Yesterday was another day of car fun. All those people who drive new cars or get a new car every couple of years, never get to experience the fun of owning a car that’s only a year younger than all of the current freshman in high school. The latest calamity that had afflicted my car was that the driver’s side door lock was stripped. This was fine when it still worked from the inside, but on Sunday night it decided that it just didn’t want to lock, ever. I tried everything I could but there was just no lockin it. This made for another trip to my mechanic (oddly enough the episode of Seinfeld where Puddy steals Jerry’s move was on last night and I had to agree with Jerry’s assertion that "you can’t compare sex with a good mechanic, you know how much a good mechanic is worth!?!?").

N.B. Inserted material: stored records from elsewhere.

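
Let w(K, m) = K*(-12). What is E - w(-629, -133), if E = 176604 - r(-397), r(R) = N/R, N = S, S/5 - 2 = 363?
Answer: 67117057/397 ≈ 1.6906e+5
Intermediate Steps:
S = 1825 (S = 10 + 5*363 = 10 + 1815 = 1825)
N = 1825
w(K, m) = -12*K
r(R) = 1825/R
E = 70113613/397 (E = 176604 - 1825/(-397) = 176604 - 1825*(-1)/397 = 176604 - 1*(-1825/397) = 176604 + 1825/397 = 70113613/397 ≈ 1.7661e+5)
E - w(-629, -133) = 70113613/397 - (-12)*(-629) = 70113613/397 - 1*7548 = 70113613/397 - 7548 = 67117057/397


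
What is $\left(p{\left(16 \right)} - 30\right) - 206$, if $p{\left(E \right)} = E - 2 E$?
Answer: $-252$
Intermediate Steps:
$p{\left(E \right)} = - E$
$\left(p{\left(16 \right)} - 30\right) - 206 = \left(\left(-1\right) 16 - 30\right) - 206 = \left(-16 - 30\right) - 206 = -46 - 206 = -252$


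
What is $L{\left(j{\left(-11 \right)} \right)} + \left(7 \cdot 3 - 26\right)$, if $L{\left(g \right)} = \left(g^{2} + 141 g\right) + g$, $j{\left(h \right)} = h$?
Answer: $-1446$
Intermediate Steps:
$L{\left(g \right)} = g^{2} + 142 g$
$L{\left(j{\left(-11 \right)} \right)} + \left(7 \cdot 3 - 26\right) = - 11 \left(142 - 11\right) + \left(7 \cdot 3 - 26\right) = \left(-11\right) 131 + \left(21 - 26\right) = -1441 - 5 = -1446$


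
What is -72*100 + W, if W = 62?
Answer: -7138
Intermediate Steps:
-72*100 + W = -72*100 + 62 = -7200 + 62 = -7138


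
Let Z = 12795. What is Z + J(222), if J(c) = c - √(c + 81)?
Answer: 13017 - √303 ≈ 13000.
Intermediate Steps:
J(c) = c - √(81 + c)
Z + J(222) = 12795 + (222 - √(81 + 222)) = 12795 + (222 - √303) = 13017 - √303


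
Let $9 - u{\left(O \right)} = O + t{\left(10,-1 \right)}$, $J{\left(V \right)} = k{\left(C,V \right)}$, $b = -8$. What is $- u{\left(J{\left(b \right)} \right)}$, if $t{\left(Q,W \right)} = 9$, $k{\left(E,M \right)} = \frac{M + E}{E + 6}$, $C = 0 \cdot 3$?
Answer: $- \frac{4}{3} \approx -1.3333$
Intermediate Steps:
$C = 0$
$k{\left(E,M \right)} = \frac{E + M}{6 + E}$
$J{\left(V \right)} = \frac{V}{6}$ ($J{\left(V \right)} = \frac{0 + V}{6 + 0} = \frac{V}{6}$)
$u{\left(O \right)} = - O$ ($u{\left(O \right)} = 9 - \left(O + 9\right) = 9 - \left(9 + O\right) = - O$)
$- u{\left(J{\left(b \right)} \right)} = - \left(-1\right) \frac{1}{6} \left(-8\right) = - \frac{\left(-1\right) \left(-4\right)}{3} = \left(-1\right) \frac{4}{3} = - \frac{4}{3}$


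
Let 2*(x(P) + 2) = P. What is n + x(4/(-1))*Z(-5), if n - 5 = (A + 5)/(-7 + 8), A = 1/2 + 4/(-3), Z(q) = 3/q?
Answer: 347/30 ≈ 11.567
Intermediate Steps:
x(P) = -2 + P/2
A = -5/6 (A = 1*(1/2) + 4*(-1/3) = 1/2 - 4/3 = -5/6 ≈ -0.83333)
n = 55/6 (n = 5 + (-5/6 + 5)/(-7 + 8) = 5 + (25/6)/1 = 5 + (25/6)*1 = 5 + 25/6 = 55/6 ≈ 9.1667)
n + x(4/(-1))*Z(-5) = 55/6 + (-2 + (4/(-1))/2)*(3/(-5)) = 55/6 + (-2 + (4*(-1))/2)*(3*(-1/5)) = 55/6 + (-2 + (1/2)*(-4))*(-3/5) = 55/6 + (-2 - 2)*(-3/5) = 55/6 - 4*(-3/5) = 55/6 + 12/5 = 347/30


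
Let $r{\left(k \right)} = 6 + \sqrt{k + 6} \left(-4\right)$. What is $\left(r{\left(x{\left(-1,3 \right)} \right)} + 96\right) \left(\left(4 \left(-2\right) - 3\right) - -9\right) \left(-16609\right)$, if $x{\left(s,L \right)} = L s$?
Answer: $3388236 - 132872 \sqrt{3} \approx 3.1581 \cdot 10^{6}$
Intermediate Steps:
$r{\left(k \right)} = 6 - 4 \sqrt{6 + k}$ ($r{\left(k \right)} = 6 + \sqrt{6 + k} \left(-4\right) = 6 - 4 \sqrt{6 + k}$)
$\left(r{\left(x{\left(-1,3 \right)} \right)} + 96\right) \left(\left(4 \left(-2\right) - 3\right) - -9\right) \left(-16609\right) = \left(\left(6 - 4 \sqrt{6 + 3 \left(-1\right)}\right) + 96\right) \left(\left(4 \left(-2\right) - 3\right) - -9\right) \left(-16609\right) = \left(\left(6 - 4 \sqrt{6 - 3}\right) + 96\right) \left(\left(-8 - 3\right) + \left(-32 + 41\right)\right) \left(-16609\right) = \left(\left(6 - 4 \sqrt{3}\right) + 96\right) \left(-11 + 9\right) \left(-16609\right) = \left(102 - 4 \sqrt{3}\right) \left(-2\right) \left(-16609\right) = \left(-204 + 8 \sqrt{3}\right) \left(-16609\right) = 3388236 - 132872 \sqrt{3}$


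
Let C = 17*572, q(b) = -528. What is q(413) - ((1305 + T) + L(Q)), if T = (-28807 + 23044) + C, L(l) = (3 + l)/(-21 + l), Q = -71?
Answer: -133279/23 ≈ -5794.7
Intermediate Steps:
C = 9724
L(l) = (3 + l)/(-21 + l)
T = 3961 (T = (-28807 + 23044) + 9724 = -5763 + 9724 = 3961)
q(413) - ((1305 + T) + L(Q)) = -528 - ((1305 + 3961) + (3 - 71)/(-21 - 71)) = -528 - (5266 - 68/(-92)) = -528 - (5266 - 1/92*(-68)) = -528 - (5266 + 17/23) = -528 - 1*121135/23 = -528 - 121135/23 = -133279/23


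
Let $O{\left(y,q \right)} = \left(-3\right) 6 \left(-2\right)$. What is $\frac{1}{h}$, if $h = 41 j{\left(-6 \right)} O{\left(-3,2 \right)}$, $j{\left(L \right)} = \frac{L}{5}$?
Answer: $- \frac{5}{8856} \approx -0.00056459$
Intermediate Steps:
$O{\left(y,q \right)} = 36$ ($O{\left(y,q \right)} = \left(-18\right) \left(-2\right) = 36$)
$j{\left(L \right)} = \frac{L}{5}$ ($j{\left(L \right)} = L \frac{1}{5} = \frac{L}{5}$)
$h = - \frac{8856}{5}$ ($h = 41 \cdot \frac{1}{5} \left(-6\right) 36 = 41 \left(- \frac{6}{5}\right) 36 = \left(- \frac{246}{5}\right) 36 = - \frac{8856}{5} \approx -1771.2$)
$\frac{1}{h} = \frac{1}{- \frac{8856}{5}} = - \frac{5}{8856}$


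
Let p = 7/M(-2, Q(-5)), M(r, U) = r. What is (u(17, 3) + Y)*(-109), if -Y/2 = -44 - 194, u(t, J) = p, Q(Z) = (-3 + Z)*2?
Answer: -103005/2 ≈ -51503.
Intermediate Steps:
Q(Z) = -6 + 2*Z
p = -7/2 (p = 7/(-2) = 7*(-½) = -7/2 ≈ -3.5000)
u(t, J) = -7/2
Y = 476 (Y = -2*(-44 - 194) = -2*(-238) = 476)
(u(17, 3) + Y)*(-109) = (-7/2 + 476)*(-109) = (945/2)*(-109) = -103005/2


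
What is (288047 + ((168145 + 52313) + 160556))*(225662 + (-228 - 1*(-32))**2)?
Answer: 176684290758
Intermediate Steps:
(288047 + ((168145 + 52313) + 160556))*(225662 + (-228 - 1*(-32))**2) = (288047 + (220458 + 160556))*(225662 + (-228 + 32)**2) = (288047 + 381014)*(225662 + (-196)**2) = 669061*(225662 + 38416) = 669061*264078 = 176684290758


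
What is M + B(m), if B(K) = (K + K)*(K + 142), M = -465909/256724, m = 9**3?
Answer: 326017962723/256724 ≈ 1.2699e+6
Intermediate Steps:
m = 729
M = -465909/256724 (M = -465909*1/256724 = -465909/256724 ≈ -1.8148)
B(K) = 2*K*(142 + K) (B(K) = (2*K)*(142 + K) = 2*K*(142 + K))
M + B(m) = -465909/256724 + 2*729*(142 + 729) = -465909/256724 + 2*729*871 = -465909/256724 + 1269918 = 326017962723/256724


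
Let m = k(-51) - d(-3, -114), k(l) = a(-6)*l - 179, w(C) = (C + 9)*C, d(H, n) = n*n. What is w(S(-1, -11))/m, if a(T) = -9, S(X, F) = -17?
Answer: -2/187 ≈ -0.010695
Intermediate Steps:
d(H, n) = n²
w(C) = C*(9 + C) (w(C) = (9 + C)*C = C*(9 + C))
k(l) = -179 - 9*l (k(l) = -9*l - 179 = -179 - 9*l)
m = -12716 (m = (-179 - 9*(-51)) - 1*(-114)² = (-179 + 459) - 1*12996 = 280 - 12996 = -12716)
w(S(-1, -11))/m = -17*(9 - 17)/(-12716) = -17*(-8)*(-1/12716) = 136*(-1/12716) = -2/187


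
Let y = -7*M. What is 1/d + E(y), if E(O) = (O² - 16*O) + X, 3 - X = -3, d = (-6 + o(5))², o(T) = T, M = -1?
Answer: -56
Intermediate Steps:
d = 1 (d = (-6 + 5)² = (-1)² = 1)
X = 6 (X = 3 - 1*(-3) = 3 + 3 = 6)
y = 7 (y = -7*(-1) = 7)
E(O) = 6 + O² - 16*O (E(O) = (O² - 16*O) + 6 = 6 + O² - 16*O)
1/d + E(y) = 1/1 + (6 + 7² - 16*7) = 1 + (6 + 49 - 112) = 1 - 57 = -56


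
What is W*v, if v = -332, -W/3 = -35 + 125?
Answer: 89640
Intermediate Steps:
W = -270 (W = -3*(-35 + 125) = -3*90 = -270)
W*v = -270*(-332) = 89640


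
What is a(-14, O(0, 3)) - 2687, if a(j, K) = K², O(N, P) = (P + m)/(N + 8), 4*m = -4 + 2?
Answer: -687847/256 ≈ -2686.9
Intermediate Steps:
m = -½ (m = (-4 + 2)/4 = (¼)*(-2) = -½ ≈ -0.50000)
O(N, P) = (-½ + P)/(8 + N) (O(N, P) = (P - ½)/(N + 8) = (-½ + P)/(8 + N))
a(-14, O(0, 3)) - 2687 = ((-½ + 3)/(8 + 0))² - 2687 = ((5/2)/8)² - 2687 = ((⅛)*(5/2))² - 2687 = (5/16)² - 2687 = 25/256 - 2687 = -687847/256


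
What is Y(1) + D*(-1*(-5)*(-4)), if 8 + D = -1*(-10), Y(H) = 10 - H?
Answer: -31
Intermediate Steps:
D = 2 (D = -8 - 1*(-10) = -8 + 10 = 2)
Y(1) + D*(-1*(-5)*(-4)) = (10 - 1*1) + 2*(-1*(-5)*(-4)) = (10 - 1) + 2*(5*(-4)) = 9 + 2*(-20) = 9 - 40 = -31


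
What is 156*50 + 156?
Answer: 7956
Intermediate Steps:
156*50 + 156 = 7800 + 156 = 7956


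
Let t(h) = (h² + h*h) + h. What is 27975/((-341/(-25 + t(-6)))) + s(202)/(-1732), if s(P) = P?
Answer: -993314791/295306 ≈ -3363.7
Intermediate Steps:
t(h) = h + 2*h² (t(h) = (h² + h²) + h = 2*h² + h = h + 2*h²)
27975/((-341/(-25 + t(-6)))) + s(202)/(-1732) = 27975/((-341/(-25 - 6*(1 + 2*(-6))))) + 202/(-1732) = 27975/((-341/(-25 - 6*(1 - 12)))) + 202*(-1/1732) = 27975/((-341/(-25 - 6*(-11)))) - 101/866 = 27975/((-341/(-25 + 66))) - 101/866 = 27975/((-341/41)) - 101/866 = 27975/(((1/41)*(-341))) - 101/866 = 27975/(-341/41) - 101/866 = 27975*(-41/341) - 101/866 = -1146975/341 - 101/866 = -993314791/295306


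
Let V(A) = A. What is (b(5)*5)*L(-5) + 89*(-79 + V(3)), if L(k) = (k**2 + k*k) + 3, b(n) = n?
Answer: -5439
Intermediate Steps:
L(k) = 3 + 2*k**2 (L(k) = (k**2 + k**2) + 3 = 2*k**2 + 3 = 3 + 2*k**2)
(b(5)*5)*L(-5) + 89*(-79 + V(3)) = (5*5)*(3 + 2*(-5)**2) + 89*(-79 + 3) = 25*(3 + 2*25) + 89*(-76) = 25*(3 + 50) - 6764 = 25*53 - 6764 = 1325 - 6764 = -5439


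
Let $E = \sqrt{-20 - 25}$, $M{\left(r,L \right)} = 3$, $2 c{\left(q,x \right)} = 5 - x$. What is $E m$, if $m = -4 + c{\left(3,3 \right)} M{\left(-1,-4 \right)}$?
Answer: $- 3 i \sqrt{5} \approx - 6.7082 i$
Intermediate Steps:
$c{\left(q,x \right)} = \frac{5}{2} - \frac{x}{2}$ ($c{\left(q,x \right)} = \frac{5 - x}{2} = \frac{5}{2} - \frac{x}{2}$)
$E = 3 i \sqrt{5}$ ($E = \sqrt{-45} = 3 i \sqrt{5} \approx 6.7082 i$)
$m = -1$ ($m = -4 + \left(\frac{5}{2} - \frac{3}{2}\right) 3 = -4 + 1 \cdot 3 = -4 + 3 = -1$)
$E m = 3 i \sqrt{5} \left(-1\right) = - 3 i \sqrt{5}$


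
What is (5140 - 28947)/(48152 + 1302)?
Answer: -23807/49454 ≈ -0.48140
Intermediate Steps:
(5140 - 28947)/(48152 + 1302) = -23807/49454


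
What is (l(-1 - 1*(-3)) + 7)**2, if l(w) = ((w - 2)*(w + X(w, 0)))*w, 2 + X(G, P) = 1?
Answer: 49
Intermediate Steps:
X(G, P) = -1 (X(G, P) = -2 + 1 = -1)
l(w) = w*(-1 + w)*(-2 + w) (l(w) = ((w - 2)*(w - 1))*w = ((-2 + w)*(-1 + w))*w = ((-1 + w)*(-2 + w))*w = w*(-1 + w)*(-2 + w))
(l(-1 - 1*(-3)) + 7)**2 = ((-1 - 1*(-3))*(2 + (-1 - 1*(-3))**2 - 3*(-1 - 1*(-3))) + 7)**2 = ((-1 + 3)*(2 + (-1 + 3)**2 - 3*(-1 + 3)) + 7)**2 = (2*(2 + 2**2 - 3*2) + 7)**2 = (2*(2 + 4 - 6) + 7)**2 = (2*0 + 7)**2 = (0 + 7)**2 = 7**2 = 49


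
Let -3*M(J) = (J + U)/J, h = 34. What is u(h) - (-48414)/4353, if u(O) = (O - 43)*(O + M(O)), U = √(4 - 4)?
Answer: -423515/1451 ≈ -291.88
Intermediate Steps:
U = 0 (U = √0 = 0)
M(J) = -⅓ (M(J) = -(J + 0)/(3*J) = -J/(3*J) = -⅓*1 = -⅓)
u(O) = (-43 + O)*(-⅓ + O) (u(O) = (O - 43)*(O - ⅓) = (-43 + O)*(-⅓ + O))
u(h) - (-48414)/4353 = (43/3 + 34² - 130/3*34) - (-48414)/4353 = (43/3 + 1156 - 4420/3) - (-48414)/4353 = -303 - 1*(-16138/1451) = -303 + 16138/1451 = -423515/1451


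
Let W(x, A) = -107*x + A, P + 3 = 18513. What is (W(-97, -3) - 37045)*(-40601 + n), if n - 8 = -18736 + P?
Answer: 1088601911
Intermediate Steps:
P = 18510 (P = -3 + 18513 = 18510)
W(x, A) = A - 107*x
n = -218 (n = 8 + (-18736 + 18510) = 8 - 226 = -218)
(W(-97, -3) - 37045)*(-40601 + n) = ((-3 - 107*(-97)) - 37045)*(-40601 - 218) = ((-3 + 10379) - 37045)*(-40819) = (10376 - 37045)*(-40819) = -26669*(-40819) = 1088601911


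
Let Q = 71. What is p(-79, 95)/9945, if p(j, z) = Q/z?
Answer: 71/944775 ≈ 7.5150e-5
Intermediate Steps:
p(j, z) = 71/z
p(-79, 95)/9945 = (71/95)/9945 = (71*(1/95))*(1/9945) = (71/95)*(1/9945) = 71/944775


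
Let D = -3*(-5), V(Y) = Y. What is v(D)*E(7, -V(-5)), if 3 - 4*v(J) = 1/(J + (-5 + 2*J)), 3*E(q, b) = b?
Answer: 119/96 ≈ 1.2396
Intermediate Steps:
D = 15
E(q, b) = b/3
v(J) = ¾ - 1/(4*(-5 + 3*J)) (v(J) = ¾ - 1/(4*(J + (-5 + 2*J))) = ¾ - 1/(4*(-5 + 3*J)))
v(D)*E(7, -V(-5)) = ((-16 + 9*15)/(4*(-5 + 3*15)))*((-1*(-5))/3) = ((-16 + 135)/(4*(-5 + 45)))*((⅓)*5) = ((¼)*119/40)*(5/3) = ((¼)*(1/40)*119)*(5/3) = (119/160)*(5/3) = 119/96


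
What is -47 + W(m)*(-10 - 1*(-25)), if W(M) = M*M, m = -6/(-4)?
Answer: -53/4 ≈ -13.250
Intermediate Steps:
m = 3/2 (m = -6*(-1/4) = 3/2 ≈ 1.5000)
W(M) = M**2
-47 + W(m)*(-10 - 1*(-25)) = -47 + (3/2)**2*(-10 - 1*(-25)) = -47 + 9*(-10 + 25)/4 = -47 + (9/4)*15 = -47 + 135/4 = -53/4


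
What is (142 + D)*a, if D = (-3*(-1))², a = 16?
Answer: 2416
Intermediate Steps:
D = 9 (D = 3² = 9)
(142 + D)*a = (142 + 9)*16 = 151*16 = 2416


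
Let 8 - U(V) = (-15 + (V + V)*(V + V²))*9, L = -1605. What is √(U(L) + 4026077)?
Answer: 2*√18594755005 ≈ 2.7273e+5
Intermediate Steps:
U(V) = 143 - 18*V*(V + V²) (U(V) = 8 - (-15 + (V + V)*(V + V²))*9 = 8 - (-15 + (2*V)*(V + V²))*9 = 8 - (-15 + 2*V*(V + V²))*9 = 8 - (-135 + 18*V*(V + V²)) = 8 + (135 - 18*V*(V + V²)) = 143 - 18*V*(V + V²))
√(U(L) + 4026077) = √((143 - 18*(-1605)² - 18*(-1605)³) + 4026077) = √((143 - 18*2576025 - 18*(-4134520125)) + 4026077) = √((143 - 46368450 + 74421362250) + 4026077) = √(74374993943 + 4026077) = √74379020020 = 2*√18594755005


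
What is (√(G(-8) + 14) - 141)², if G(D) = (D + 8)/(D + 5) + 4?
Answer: 19899 - 846*√2 ≈ 18703.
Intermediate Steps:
G(D) = 4 + (8 + D)/(5 + D) (G(D) = (8 + D)/(5 + D) + 4 = 4 + (8 + D)/(5 + D))
(√(G(-8) + 14) - 141)² = (√((28 + 5*(-8))/(5 - 8) + 14) - 141)² = (√((28 - 40)/(-3) + 14) - 141)² = (√(-⅓*(-12) + 14) - 141)² = (√(4 + 14) - 141)² = (√18 - 141)² = (3*√2 - 141)² = (-141 + 3*√2)²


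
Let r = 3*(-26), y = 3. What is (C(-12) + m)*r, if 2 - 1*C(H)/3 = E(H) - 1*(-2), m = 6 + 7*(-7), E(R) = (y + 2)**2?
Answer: 9204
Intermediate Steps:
E(R) = 25 (E(R) = (3 + 2)**2 = 5**2 = 25)
r = -78
m = -43 (m = 6 - 49 = -43)
C(H) = -75 (C(H) = 6 - 3*(25 - 1*(-2)) = 6 - 3*(25 + 2) = 6 - 3*27 = 6 - 81 = -75)
(C(-12) + m)*r = (-75 - 43)*(-78) = -118*(-78) = 9204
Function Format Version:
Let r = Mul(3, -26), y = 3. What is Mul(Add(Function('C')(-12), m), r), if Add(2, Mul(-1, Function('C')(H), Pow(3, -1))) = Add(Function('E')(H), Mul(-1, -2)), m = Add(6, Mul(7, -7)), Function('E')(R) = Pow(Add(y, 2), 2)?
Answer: 9204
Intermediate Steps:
Function('E')(R) = 25 (Function('E')(R) = Pow(Add(3, 2), 2) = Pow(5, 2) = 25)
r = -78
m = -43 (m = Add(6, -49) = -43)
Function('C')(H) = -75 (Function('C')(H) = Add(6, Mul(-3, Add(25, Mul(-1, -2)))) = Add(6, Mul(-3, Add(25, 2))) = Add(6, Mul(-3, 27)) = Add(6, -81) = -75)
Mul(Add(Function('C')(-12), m), r) = Mul(Add(-75, -43), -78) = Mul(-118, -78) = 9204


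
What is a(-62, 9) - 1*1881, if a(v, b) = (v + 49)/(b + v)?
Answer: -99680/53 ≈ -1880.8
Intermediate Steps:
a(v, b) = (49 + v)/(b + v)
a(-62, 9) - 1*1881 = (49 - 62)/(9 - 62) - 1*1881 = -13/(-53) - 1881 = -1/53*(-13) - 1881 = 13/53 - 1881 = -99680/53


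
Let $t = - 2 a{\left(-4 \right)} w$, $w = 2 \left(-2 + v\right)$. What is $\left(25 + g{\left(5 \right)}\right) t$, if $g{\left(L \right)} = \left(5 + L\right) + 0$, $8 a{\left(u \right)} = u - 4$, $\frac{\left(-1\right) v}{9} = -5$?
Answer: $6020$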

The cost wasn’t nearly as bad this time around, plus I got a cool new feature, a separate door key. Yup Yup, it’s back to the 70’s with my whip! Gotta love it! At the rate I’m goin pretty soon I’ll be singing something like THIS!

Once I finally got my car back it was late afternoon. I headed to the gym and while I was on the bike I caught a bit of Oprah outta the corner of my eye. There are a multitude of TV’s in the gym, mine is always tuned to BET but the one next to me had Oprah on and I noticed her guest was kinda hot. In fact, the more I looked at the guest the more I was like "damn, wonder what she’s sellin?" One picture of Joey Buttafuoco later and I realized the hot girl was actually the Long Island Lolita herself, Amy Fisher. She cleaned up really well for a Long Island girl, plus I know she’ll pop a bitch for her man, which is, oddly enough, a quality I kinda like in a woman.

Speaking of getting popped, Roy Jones Jr. sure took one to the head on Saturday night. The crack his skull made when it hit the mat was damned scary. Speaking as someone who was inspired to hit the gym more often by watching Roy Jones fights it’s very sad to see him go out like this. All that’s left in boxing is Antonio Tarver and Bernard Hopkins and Hopkins ain’t gettin any younger.

In music related news I just caught Kanye West’s video for "Workout Plan," and though it’s nice to see Vida Guerra in a video I gotta say that even the most fanatical of fans has to admit Kanye is not a socially conscious MC. Anyone who raps kneeling down behind a girl bent over on the floor officially relinquishes any concept of social consciousness, plus the moral of the song, being thin equals happiness, isn’t exactly good. I know the video is a lame attempt at humor and the song will played off as one, too, but even in humor there is usually some level of personal truth. Sorry Kanye, I see through you and I’m not the only one. Everyone who reads me regularly knows I’ve disliked the many masks Kanye has worn to gain popularity but eventually people are going to start to realize that’s exactly what they are, masks, and no man can keep up that many faces, eventually he’ll get trapped in one of his lies.

Final Thought: Is it just me or is that eharmony guy really creepy? Every time I see those ads on TV he just seems like he should be molesting a child somewhere. Yeeeech!